Topological source emits light with high and multiple orbital angular momenta
In future, Kanté believes that the concepts developed by his team could have implications in electronics itself, and to the scalability of quantum mechanics to the macroscopic world more generally. “All the challenge in quantum science is scaling,” he says. “People are working on superconducting qubits, trapped atoms, defects in crystals…the only thing they want to do is scale. My claim is that it’s to do with the fundamental nature of the Schrödinger equation: when the system is closed, it doesn’t scale; if you want the system to scale, the system needs to have loss,” he says.

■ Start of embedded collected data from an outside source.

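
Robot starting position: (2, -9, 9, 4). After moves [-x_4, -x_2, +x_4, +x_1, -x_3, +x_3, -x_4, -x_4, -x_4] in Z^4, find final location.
(3, -10, 9, 1)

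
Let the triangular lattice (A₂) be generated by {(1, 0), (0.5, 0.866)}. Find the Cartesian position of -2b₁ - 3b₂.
(-3.5, -2.598)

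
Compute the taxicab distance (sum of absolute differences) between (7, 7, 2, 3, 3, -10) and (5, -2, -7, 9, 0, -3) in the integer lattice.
36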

Liang Feng of the University of Pennsylvania adds, “The single-mode broad-area laser is one of the holy grails actively pursued by the semiconductor laser community, and scalability is the most critical merit”. “[Kanté’s work] demonstrates just what people are looking for, and it demonstrates exceptional scalability backed by excellent experimental results. Obviously more work needs to be done to transform this strategy, demonstrated in optically pumped lasers, into viable electrically injected diode lasers, but we can expect that this work will inspire a new generation of high-performance lasers that can benefit multiple game-changing industries like virtual and augmented reality systems, LiDARs, defence and so many others where lasers play critical roles.”
The team has dubbed its device the Berkeley Surface Emitting Laser (BerkSEL) and describe it in an unedited preview version of their paper that is currently available on the Nature website.